Androgens play an important role in the determination of body composition. Men have less body fat with greater distribution of fat in the upper portion of the body (android) compared to women, who tend to accumulate fat in the lower portion of the body (gynoid). Vague first reported that the prevalence of diabetes, hypertension, and atherosclerosis was higher in women with android obesity compared to gynoid obesity. Moreover, he observed that the prevalence of android body habitus increases in women after the age of menopause and women with android obesity tend to have features of hyperandrogenism such as hirsutism. Women with upper-body obesity have also been noted to have decreased insulin sensitivity and are at higher risk for cardiovascular disease and diabetes.
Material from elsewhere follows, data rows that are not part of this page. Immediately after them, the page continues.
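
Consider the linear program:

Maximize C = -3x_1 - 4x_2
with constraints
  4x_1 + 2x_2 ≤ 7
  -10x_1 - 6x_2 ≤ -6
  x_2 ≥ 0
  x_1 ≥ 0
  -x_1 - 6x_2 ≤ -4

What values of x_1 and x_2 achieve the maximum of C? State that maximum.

x_1 = 2/9, x_2 = 17/27, maximum C = -86/27

Extreme points and C = -3x_1 - 4x_2:
  (0, 7/2) → C = -14
  (17/11, 9/22) → C = -69/11
  (0, 1) → C = -4
  (2/9, 17/27) → C = -86/27

The binding constraints are -10x_1 - 6x_2 = -6 and -x_1 - 6x_2 = -4.
Solving simultaneously gives x_1 = 2/9, x_2 = 17/27.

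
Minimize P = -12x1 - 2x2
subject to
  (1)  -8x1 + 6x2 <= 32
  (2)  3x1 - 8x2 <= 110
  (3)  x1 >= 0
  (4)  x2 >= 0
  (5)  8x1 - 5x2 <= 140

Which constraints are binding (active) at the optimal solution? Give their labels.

Feasible corners and P = -12x1 - 2x2:
  (0, 16/3) → P = -32/3
  (125, 172) → P = -1844
  (0, 0) → P = 0
  (35/2, 0) → P = -210

The minimum is at (125, 172). Substituting into each constraint, equality holds for (1) and (5); the remaining constraints have slack.

(1) and (5)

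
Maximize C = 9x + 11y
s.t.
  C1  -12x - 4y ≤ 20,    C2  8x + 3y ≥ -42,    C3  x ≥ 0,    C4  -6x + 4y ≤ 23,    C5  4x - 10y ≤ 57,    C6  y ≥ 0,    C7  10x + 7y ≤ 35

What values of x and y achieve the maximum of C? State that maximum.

Vertices and C = 9x + 11y:
  (0, 0) → C = 0
  (0, 5) → C = 55
  (7/2, 0) → C = 63/2

The optimum lies where x = 0 and 10x + 7y = 35.
Solving simultaneously gives x = 0, y = 5.

x = 0, y = 5, maximum C = 55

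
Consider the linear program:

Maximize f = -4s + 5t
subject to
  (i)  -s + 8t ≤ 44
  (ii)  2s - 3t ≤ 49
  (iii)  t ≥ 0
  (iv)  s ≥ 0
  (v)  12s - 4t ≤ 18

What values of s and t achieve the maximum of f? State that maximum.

Corner points and f = -4s + 5t:
  (0, 11/2) → f = 55/2
  (80/23, 273/46) → f = 725/46
  (0, 0) → f = 0
  (3/2, 0) → f = -6

s = 0, t = 11/2, maximum f = 55/2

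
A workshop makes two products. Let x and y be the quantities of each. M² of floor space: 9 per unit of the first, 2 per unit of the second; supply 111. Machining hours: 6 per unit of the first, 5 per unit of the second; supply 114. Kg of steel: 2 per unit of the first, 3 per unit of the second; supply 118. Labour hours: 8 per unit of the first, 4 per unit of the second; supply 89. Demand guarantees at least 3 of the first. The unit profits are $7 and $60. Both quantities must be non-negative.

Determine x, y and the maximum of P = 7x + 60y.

Vertices and P = 7x + 60y:
  (89/8, 0) → P = 623/8
  (3, 0) → P = 21
  (3, 65/4) → P = 996

x = 3, y = 65/4, maximum P = 996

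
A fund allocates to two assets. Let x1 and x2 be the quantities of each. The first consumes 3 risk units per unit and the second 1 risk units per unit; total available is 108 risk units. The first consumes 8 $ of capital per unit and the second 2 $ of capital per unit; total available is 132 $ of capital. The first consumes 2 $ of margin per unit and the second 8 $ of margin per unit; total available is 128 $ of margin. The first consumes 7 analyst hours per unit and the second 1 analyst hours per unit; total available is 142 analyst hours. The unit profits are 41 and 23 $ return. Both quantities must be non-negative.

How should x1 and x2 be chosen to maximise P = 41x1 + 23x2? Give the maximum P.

Feasible corners and P = 41x1 + 23x2:
  (0, 0) → P = 0
  (0, 16) → P = 368
  (33/2, 0) → P = 1353/2
  (40/3, 38/3) → P = 838

x1 = 40/3, x2 = 38/3, maximum P = 838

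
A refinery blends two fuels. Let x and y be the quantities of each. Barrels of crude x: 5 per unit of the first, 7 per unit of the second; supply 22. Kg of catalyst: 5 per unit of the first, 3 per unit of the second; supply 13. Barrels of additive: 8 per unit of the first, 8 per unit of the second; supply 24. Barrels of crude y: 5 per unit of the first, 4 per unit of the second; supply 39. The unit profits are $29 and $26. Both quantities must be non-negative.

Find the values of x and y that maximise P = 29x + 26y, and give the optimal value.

x = 2, y = 1, maximum P = 84

Corner points and P = 29x + 26y:
  (0, 0) → P = 0
  (0, 3) → P = 78
  (13/5, 0) → P = 377/5
  (2, 1) → P = 84

The optimum lies where 5x + 3y = 13 and 8x + 8y = 24.
Solving simultaneously gives x = 2, y = 1.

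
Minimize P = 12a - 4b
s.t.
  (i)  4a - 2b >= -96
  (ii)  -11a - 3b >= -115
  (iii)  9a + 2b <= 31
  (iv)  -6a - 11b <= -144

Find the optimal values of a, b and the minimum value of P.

At the optimal vertex, 4a - 2b = -96 and -6a - 11b = -144.
Solving simultaneously gives a = -96/7, b = 144/7.

a = -96/7, b = 144/7, minimum P = -1728/7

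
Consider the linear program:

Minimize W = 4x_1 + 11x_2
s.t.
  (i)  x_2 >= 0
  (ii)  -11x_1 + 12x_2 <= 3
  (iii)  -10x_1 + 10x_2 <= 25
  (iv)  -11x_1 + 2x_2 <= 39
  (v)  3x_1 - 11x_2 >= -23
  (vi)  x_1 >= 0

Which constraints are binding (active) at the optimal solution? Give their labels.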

Independent of BMI, women with PCOS have been reported to have a high prevalence of upper-body obesity as demonstrated by increased waist circumference and waist-hip ratio compared to BMI-matched control women. Consistent with these findings, studies using dual-energy X-ray absorptiometry have revealed the increased accumulation of central fat in women with PCOS.
Chronic exposure to higher testosterone levels in women with PCOS may modify body fat distribution in these women. Support for this hypothesis is provided by studies of androgen administration in nonobese female to male transsexuals that lead to increases in visceral fat and adversely impact insulin sensitivity, post-menopausal women exposure to androgens increases visceral fat in both obese and normal-weight women. It may be that early androgen exposure adversely impacts future body fat distribution with greater accumulation of central fat.
However, few studies have examined visceral fat content in women with PCOS. Studies of isolated abdominal fat cells from women with PCOS have revealed larger-sized cells in both obese and nonobese women with PCOS compared to control women, suggesting a preferential abdominal accumulation of adipose tissue. Femoral adipocytes are smaller in obese women with PCOS than reproductively normal women consistent with a shift to android body fat distribution in PCOS women. These observations raise the hypothesis that hyperandrogenemia may contribute to the development of visceral adiposity in PCOS women necessitating further investigation in this area.